Ses yeux se tournèrent alors vers le ciel, un ciel déchiqueté, des nuages noirs dispersés et traversés d’immenses rayons de lumière. Lumières grandioses qui font jaillir dans l’imagination mortelle l’image d’une divinité timide, cachée derrière les nuages.
Ses yeux devinrent lumineux comme si un de ces rayons l’avait traversé de la tête, en passant au cœur pour sortir par ses orteils. Un sourire commença à éclore de ses lèvres.
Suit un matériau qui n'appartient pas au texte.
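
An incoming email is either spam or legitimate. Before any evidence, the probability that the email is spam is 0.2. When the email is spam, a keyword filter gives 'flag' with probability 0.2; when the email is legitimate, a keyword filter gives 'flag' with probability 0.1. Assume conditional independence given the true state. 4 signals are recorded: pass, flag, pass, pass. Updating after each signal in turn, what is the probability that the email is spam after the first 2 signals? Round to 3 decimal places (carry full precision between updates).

0.308

Each posterior becomes the prior for the next update.
After 'pass': P(spam) = 0.8·0.2000 / (0.8·0.2000 + 0.9·0.8000) ≈ 0.1818
After 'flag': P(spam) = 0.2·0.1818 / (0.2·0.1818 + 0.1·0.8182) ≈ 0.3077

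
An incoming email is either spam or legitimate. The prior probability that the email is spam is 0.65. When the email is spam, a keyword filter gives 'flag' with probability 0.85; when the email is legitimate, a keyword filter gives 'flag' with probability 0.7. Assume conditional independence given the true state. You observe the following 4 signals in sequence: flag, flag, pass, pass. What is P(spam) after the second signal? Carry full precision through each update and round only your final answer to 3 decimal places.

0.733

After 'flag': P(spam) = 0.85·0.6500 / (0.85·0.6500 + 0.7·0.3500) ≈ 0.6928
After 'flag': P(spam) = 0.85·0.6928 / (0.85·0.6928 + 0.7·0.3072) ≈ 0.7325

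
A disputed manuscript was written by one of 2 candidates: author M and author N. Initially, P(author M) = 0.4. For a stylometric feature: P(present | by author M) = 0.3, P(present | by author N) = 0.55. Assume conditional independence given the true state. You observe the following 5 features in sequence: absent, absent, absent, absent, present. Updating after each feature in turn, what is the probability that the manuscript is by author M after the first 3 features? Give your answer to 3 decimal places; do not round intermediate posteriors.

0.715

After 'absent': P(author M) = 0.7·0.4000 / (0.7·0.4000 + 0.45·0.6000) ≈ 0.5091
After 'absent': P(author M) = 0.7·0.5091 / (0.7·0.5091 + 0.45·0.4909) ≈ 0.6173
After 'absent': P(author M) = 0.7·0.6173 / (0.7·0.6173 + 0.45·0.3827) ≈ 0.7150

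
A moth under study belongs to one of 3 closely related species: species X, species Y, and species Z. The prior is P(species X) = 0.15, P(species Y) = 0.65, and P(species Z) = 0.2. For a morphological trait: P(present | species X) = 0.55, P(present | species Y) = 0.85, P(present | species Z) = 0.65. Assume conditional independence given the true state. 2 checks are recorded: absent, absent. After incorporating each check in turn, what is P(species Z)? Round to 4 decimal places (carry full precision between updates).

0.3525

After 'absent': normaliser = 0.45·0.1500 + 0.15·0.6500 + 0.35·0.2000; P(species X) ≈ 0.2872, P(species Y) ≈ 0.4149, P(species Z) ≈ 0.2979
After 'absent': normaliser = 0.45·0.2872 + 0.15·0.4149 + 0.35·0.2979; P(species X) ≈ 0.4371, P(species Y) ≈ 0.2104, P(species Z) ≈ 0.3525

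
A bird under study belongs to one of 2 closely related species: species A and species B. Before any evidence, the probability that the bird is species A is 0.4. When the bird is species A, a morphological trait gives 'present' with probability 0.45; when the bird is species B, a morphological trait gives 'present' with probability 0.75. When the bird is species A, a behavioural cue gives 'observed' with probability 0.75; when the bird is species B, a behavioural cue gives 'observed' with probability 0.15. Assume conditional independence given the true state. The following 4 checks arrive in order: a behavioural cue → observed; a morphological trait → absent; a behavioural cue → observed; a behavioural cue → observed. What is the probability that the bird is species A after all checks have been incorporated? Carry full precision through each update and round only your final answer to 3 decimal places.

Apply Bayes' rule sequentially, carrying P(species A) forward.
After a behavioural cue='observed': P(species A) = 0.75·0.4000 / (0.75·0.4000 + 0.15·0.6000) ≈ 0.7692
After a morphological trait='absent': P(species A) = 0.55·0.7692 / (0.55·0.7692 + 0.25·0.2308) ≈ 0.8800
After a behavioural cue='observed': P(species A) = 0.75·0.8800 / (0.75·0.8800 + 0.15·0.1200) ≈ 0.9735
After a behavioural cue='observed': P(species A) = 0.75·0.9735 / (0.75·0.9735 + 0.15·0.0265) ≈ 0.9946

0.995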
Ses mains frémirent et alors, doucement le pinceau bougea. Il effleura la toile, étrange bruit que le frottement des poiles d’un pinceau. Alors se fut une pluie de couleurs, cyan, magenta, pourpre, jaune, orange. La lumière se fit plus forte dans les cieux, elle peint avec plus d’acharnement. On aurait dit un chef d’orchestre menant à la baguette les musiciens nommés couleurs. Sous la pluie colorée commença à germer un chêne, quelques arbustes. La peinture, c’est la poésie des couleurs.
Le peintre est l’égale du poète ou de l’écrivain. Quand on assiste à la mise en marche du pouvoir d‘un artiste, on assiste à l’apothéose d’un simple mortel. Ils créent des mondes, des êtres, des hommes à l’aide de simples lettres ou couleurs. Sont-ils les transmetteurs du langage divin de la nature ? Nous ne le savons. Ils sont d’étranges mortels car ce sont les musiciens de l’âme humaine. Ils connaissent les secrets de la harpe nommée homme. Par leur doigts, ils font éclore les notes de la joie, la tristesse, la colère, la peur.
Cette jeune déesse était là, sereine, entrain de créer un nouveau monde, Elle s’arrêta et contempla son chêne, ses arbustes, sa toile. Et alors souriante, elle sortit un paquet de cigarette de sa robe et une boîte d’allumette d’un tiroir. Une cigarette allumée entre ses fines lèvres, elle fuma, doucement, avec plaisir, en prenant son temps. Elle se leva et chercha quelque chose derrière une pile de papier. Une boîte, une longue boîte en bois, c’est-ce qu’elle sortit.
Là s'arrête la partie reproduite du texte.